With interest in EVs surging, especially among investors, it’s no wonder that Ford’s share price rose by an impressive 140 percent in 2021. And that’s despite a chip shortage—and many other shortages—that is still plaguing the industry and, according to analysts, will continue to plague it into the new year as well.
According to Alix Partners, the auto industry suffered combined revenue losses of $210 billion last year because of these shortages, NBC News reported. Losses will continue this year, although chip supply is on the rise. As a result, car price tags will be higher, too.
Higher car prices would normally affect demand negatively but, according to the industry, this is not the case with EVs. GM’s Mary Barra said this year would see the tipping point for EVs, with the market exploding, not least thanks to a major boost in supply. NBC recalls that demand for EVs in the U.S. during the first half of last year doubled, even though they still represent a fraction of overall car sales.
Then there is brand recognition and loyalty. Just like Tesla has a dedicated following of people who’d rather walk than buy a car different from a Tesla, Ford has its following, too, according to an InsideEVs report. According to the report, which cited data from Experian, Ford registered more than 1,200 Mustang Mach-E crossovers in Michigan, its home state, in the first ten months of 2021. That represented a fifth of all cars registered in the state in the period.
While small in absolute terms, the number is indeed impressive—Michigan, unlike California, is not famous for its love for electric vehicles. Yet this may be changing as more models become available on the market and competition between the carmaking giants intensifies in the EV space.

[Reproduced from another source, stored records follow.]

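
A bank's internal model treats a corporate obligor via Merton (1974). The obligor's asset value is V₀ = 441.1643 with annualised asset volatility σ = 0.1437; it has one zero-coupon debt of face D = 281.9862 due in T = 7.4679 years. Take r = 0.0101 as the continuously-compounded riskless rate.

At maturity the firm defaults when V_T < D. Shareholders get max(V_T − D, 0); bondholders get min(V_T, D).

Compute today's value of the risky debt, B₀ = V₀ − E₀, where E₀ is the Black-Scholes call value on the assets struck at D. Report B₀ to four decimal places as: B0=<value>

d₁ = [ln(V₀/D) + (r + σ²/2)T] / (σ√T)
   = [ln(441.1643/281.9862) + (0.0101 + 0.5·0.1437²)·7.4679] / (0.1437·√7.4679)
   = [0.447559 + 0.152531] / 0.392696 = 1.528130
d₂ = d₁ − σ√T = 1.528130 − 0.392696 = 1.135435
N(d₁) = 0.936760,  N(d₂) = 0.871903,  e^(−rT) = 0.927349
E₀ = V₀·N(d₁) − D·e^(−rT)·N(d₂)
   = 441.1643·0.936760 − 281.9862·0.927349·0.871903 = 185.262734
B₀ = V₀ − E₀ = 441.1643 − 185.262734 = 255.901566

B0=255.9016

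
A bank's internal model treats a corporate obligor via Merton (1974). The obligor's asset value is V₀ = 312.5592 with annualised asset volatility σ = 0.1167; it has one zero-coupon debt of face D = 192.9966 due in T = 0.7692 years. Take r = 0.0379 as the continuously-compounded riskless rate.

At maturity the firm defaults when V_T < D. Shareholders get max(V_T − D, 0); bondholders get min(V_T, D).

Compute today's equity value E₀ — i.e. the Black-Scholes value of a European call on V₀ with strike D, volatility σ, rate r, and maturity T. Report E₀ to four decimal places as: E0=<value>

d₁ = [ln(V₀/D) + (r + σ²/2)T] / (σ√T)
   = [ln(312.5592/192.9966) + (0.0379 + 0.5·0.1167²)·0.7692] / (0.1167·√0.7692)
   = [0.482121 + 0.034391] / 0.102351 = 5.046494
d₂ = d₁ − σ√T = 5.046494 − 0.102351 = 4.944144
N(d₁) = 1.000000,  N(d₂) = 1.000000,  e^(−rT) = 0.971268
E₀ = V₀·N(d₁) − D·e^(−rT)·N(d₂)
   = 312.5592·1.000000 − 192.9966·0.971268·1.000000 = 125.107749

E0=125.1077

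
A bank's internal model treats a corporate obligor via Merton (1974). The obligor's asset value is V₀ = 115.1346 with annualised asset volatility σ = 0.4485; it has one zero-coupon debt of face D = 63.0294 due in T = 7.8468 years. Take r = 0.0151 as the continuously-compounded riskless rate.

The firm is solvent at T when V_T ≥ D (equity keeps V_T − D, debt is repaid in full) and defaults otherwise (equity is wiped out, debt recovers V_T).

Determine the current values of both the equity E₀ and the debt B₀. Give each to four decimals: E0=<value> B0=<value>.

E0=75.1506 B0=39.9840

d₁ = [ln(V₀/D) + (r + σ²/2)T] / (σ√T)
   = [ln(115.1346/63.0294) + (0.0151 + 0.5·0.4485²)·7.8468] / (0.4485·√7.8468)
   = [0.602501 + 0.907687] / 1.256344 = 1.202049
d₂ = d₁ − σ√T = 1.202049 − 1.256344 = -0.054295
N(d₁) = 0.885328,  N(d₂) = 0.478350,  e^(−rT) = 0.888264
E₀ = V₀·N(d₁) − D·e^(−rT)·N(d₂)
   = 115.1346·0.885328 − 63.0294·0.888264·0.478350 = 75.150611
B₀ = V₀ − E₀ = 115.1346 − 75.150611 = 39.983989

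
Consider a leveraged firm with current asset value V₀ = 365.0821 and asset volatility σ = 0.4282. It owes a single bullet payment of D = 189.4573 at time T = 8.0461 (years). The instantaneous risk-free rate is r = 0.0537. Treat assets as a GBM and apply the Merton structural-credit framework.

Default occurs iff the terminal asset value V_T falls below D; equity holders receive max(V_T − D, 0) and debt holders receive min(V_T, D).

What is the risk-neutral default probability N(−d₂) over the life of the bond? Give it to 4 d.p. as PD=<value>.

PD=0.3865

d₁ = [ln(V₀/D) + (r + σ²/2)T] / (σ√T)
   = [ln(365.0821/189.4573) + (0.0537 + 0.5·0.4282²)·8.0461] / (0.4282·√8.0461)
   = [0.655959 + 1.169723] / 1.214617 = 1.503092
d₂ = d₁ − σ√T = 1.503092 − 1.214617 = 0.288475
risk-neutral PD = N(−d₂) = N(-0.288475) = 0.386492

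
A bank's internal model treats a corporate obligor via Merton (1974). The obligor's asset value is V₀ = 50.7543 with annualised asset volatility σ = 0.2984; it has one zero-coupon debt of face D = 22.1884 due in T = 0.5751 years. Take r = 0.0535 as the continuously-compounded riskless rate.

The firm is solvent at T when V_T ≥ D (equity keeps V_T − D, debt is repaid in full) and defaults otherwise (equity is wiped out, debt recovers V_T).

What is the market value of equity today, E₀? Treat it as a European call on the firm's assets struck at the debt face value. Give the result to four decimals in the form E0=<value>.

E0=29.2383

d₁ = [ln(V₀/D) + (r + σ²/2)T] / (σ√T)
   = [ln(50.7543/22.1884) + (0.0535 + 0.5·0.2984²)·0.5751] / (0.2984·√0.5751)
   = [0.827427 + 0.056372] / 0.226293 = 3.905556
d₂ = d₁ − σ√T = 3.905556 − 0.226293 = 3.679263
N(d₁) = 0.999953,  N(d₂) = 0.999883,  e^(−rT) = 0.969701
E₀ = V₀·N(d₁) − D·e^(−rT)·N(d₂)
   = 50.7543·0.999953 − 22.1884·0.969701·0.999883 = 29.238325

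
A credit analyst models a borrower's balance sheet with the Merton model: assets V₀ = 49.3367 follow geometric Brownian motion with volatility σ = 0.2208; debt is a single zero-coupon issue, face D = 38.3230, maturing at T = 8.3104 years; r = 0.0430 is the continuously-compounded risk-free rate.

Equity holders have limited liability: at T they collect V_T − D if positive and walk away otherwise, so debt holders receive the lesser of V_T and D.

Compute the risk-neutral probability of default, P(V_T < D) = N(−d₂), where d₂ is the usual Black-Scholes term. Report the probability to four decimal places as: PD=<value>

d₁ = [ln(V₀/D) + (r + σ²/2)T] / (σ√T)
   = [ln(49.3367/38.3230) + (0.0430 + 0.5·0.2208²)·8.3104] / (0.2208·√8.3104)
   = [0.252618 + 0.559924] / 0.636517 = 1.276544
d₂ = d₁ − σ√T = 1.276544 − 0.636517 = 0.640027
risk-neutral PD = N(−d₂) = N(-0.640027) = 0.261077

PD=0.2611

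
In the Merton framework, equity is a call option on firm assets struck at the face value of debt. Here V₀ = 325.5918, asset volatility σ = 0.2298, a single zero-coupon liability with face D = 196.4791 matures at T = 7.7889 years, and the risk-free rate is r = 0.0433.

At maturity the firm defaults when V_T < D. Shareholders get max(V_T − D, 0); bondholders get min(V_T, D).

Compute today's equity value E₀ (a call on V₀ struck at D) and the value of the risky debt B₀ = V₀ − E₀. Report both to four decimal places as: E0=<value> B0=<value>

d₁ = [ln(V₀/D) + (r + σ²/2)T] / (σ√T)
   = [ln(325.5918/196.4791) + (0.0433 + 0.5·0.2298²)·7.7889] / (0.2298·√7.7889)
   = [0.505088 + 0.542918] / 0.641340 = 1.634089
d₂ = d₁ − σ√T = 1.634089 − 0.641340 = 0.992749
N(d₁) = 0.948880,  N(d₂) = 0.839584,  e^(−rT) = 0.713724
E₀ = V₀·N(d₁) − D·e^(−rT)·N(d₂)
   = 325.5918·0.948880 − 196.4791·0.713724·0.839584 = 191.211162
B₀ = V₀ − E₀ = 325.5918 − 191.211162 = 134.380638

E0=191.2112 B0=134.3806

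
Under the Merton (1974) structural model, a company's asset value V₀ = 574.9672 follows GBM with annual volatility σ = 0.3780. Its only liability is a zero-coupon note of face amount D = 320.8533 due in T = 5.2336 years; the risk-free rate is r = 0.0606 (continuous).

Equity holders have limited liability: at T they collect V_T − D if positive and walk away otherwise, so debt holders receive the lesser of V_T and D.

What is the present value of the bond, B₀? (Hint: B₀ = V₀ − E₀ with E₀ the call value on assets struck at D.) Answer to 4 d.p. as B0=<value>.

d₁ = [ln(V₀/D) + (r + σ²/2)T] / (σ√T)
   = [ln(574.9672/320.8533) + (0.0606 + 0.5·0.3780²)·5.2336] / (0.3780·√5.2336)
   = [0.583329 + 0.691055] / 0.864753 = 1.473697
d₂ = d₁ − σ√T = 1.473697 − 0.864753 = 0.608944
N(d₁) = 0.929718,  N(d₂) = 0.728719,  e^(−rT) = 0.728217
E₀ = V₀·N(d₁) − D·e^(−rT)·N(d₂)
   = 574.9672·0.929718 − 320.8533·0.728217·0.728719 = 364.291730
B₀ = V₀ − E₀ = 574.9672 − 364.291730 = 210.675470

B0=210.6755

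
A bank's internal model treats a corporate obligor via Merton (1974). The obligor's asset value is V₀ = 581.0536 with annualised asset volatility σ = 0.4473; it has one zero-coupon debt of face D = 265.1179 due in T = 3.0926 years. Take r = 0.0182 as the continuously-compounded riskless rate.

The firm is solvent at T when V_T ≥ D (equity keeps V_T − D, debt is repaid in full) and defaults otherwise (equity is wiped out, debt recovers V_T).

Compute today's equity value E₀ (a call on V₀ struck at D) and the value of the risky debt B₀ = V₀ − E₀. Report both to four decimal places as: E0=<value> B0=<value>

d₁ = [ln(V₀/D) + (r + σ²/2)T] / (σ√T)
   = [ln(581.0536/265.1179) + (0.0182 + 0.5·0.4473²)·3.0926] / (0.4473·√3.0926)
   = [0.784668 + 0.365665] / 0.786612 = 1.462389
d₂ = d₁ − σ√T = 1.462389 − 0.786612 = 0.675777
N(d₁) = 0.928183,  N(d₂) = 0.750409,  e^(−rT) = 0.945269
E₀ = V₀·N(d₁) − D·e^(−rT)·N(d₂)
   = 581.0536·0.928183 − 265.1179·0.945269·0.750409 = 351.265571
B₀ = V₀ − E₀ = 581.0536 − 351.265571 = 229.788029

E0=351.2656 B0=229.7880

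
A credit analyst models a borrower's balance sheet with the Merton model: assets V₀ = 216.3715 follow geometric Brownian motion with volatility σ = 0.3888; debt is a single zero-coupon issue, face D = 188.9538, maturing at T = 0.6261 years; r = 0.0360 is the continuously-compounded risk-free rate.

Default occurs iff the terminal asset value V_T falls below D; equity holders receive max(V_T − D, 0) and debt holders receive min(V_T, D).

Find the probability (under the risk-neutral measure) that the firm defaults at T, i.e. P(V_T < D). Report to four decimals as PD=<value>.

d₁ = [ln(V₀/D) + (r + σ²/2)T] / (σ√T)
   = [ln(216.3715/188.9538) + (0.0360 + 0.5·0.3888²)·0.6261] / (0.3888·√0.6261)
   = [0.135494 + 0.069862] / 0.307644 = 0.667513
d₂ = d₁ − σ√T = 0.667513 − 0.307644 = 0.359869
risk-neutral PD = N(−d₂) = N(-0.359869) = 0.359472

PD=0.3595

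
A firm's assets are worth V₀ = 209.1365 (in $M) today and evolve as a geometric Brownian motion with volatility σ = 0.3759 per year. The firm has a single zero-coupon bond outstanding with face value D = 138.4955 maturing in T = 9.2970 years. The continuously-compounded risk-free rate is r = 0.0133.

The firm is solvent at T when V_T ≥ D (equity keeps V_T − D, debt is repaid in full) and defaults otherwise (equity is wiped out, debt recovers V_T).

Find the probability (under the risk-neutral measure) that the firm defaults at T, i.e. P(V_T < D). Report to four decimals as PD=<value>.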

Tesla is still the king of EVs in America. The company accounts for the majority of total EV sales in the country and just broke another production and delivery record last quarter. But legacy carmakers are pouring billions into EVs, and hundreds of new models are coming to the market.
“It’s no surprise that Tesla’s still dominating electric vehicle sales because they’re the only ones that really have viable products in full swing,” IHS Markit associate director Michael Fiske told CNBC.
“In a growth market, it’s extremely challenging to maintain majority market share, regardless of industry. … As we start to move toward a larger and really significant number of manufacturers that are going to be playing in the space, Tesla has to lose share.”
It seems part of this share will be gobbled up by Ford if it stays on the course and manages to maintain an edge over competitors such as GM, which had to misfortune to have to recall all of its Bolt EVs last year because of a battery fault that heightened the risk of fires.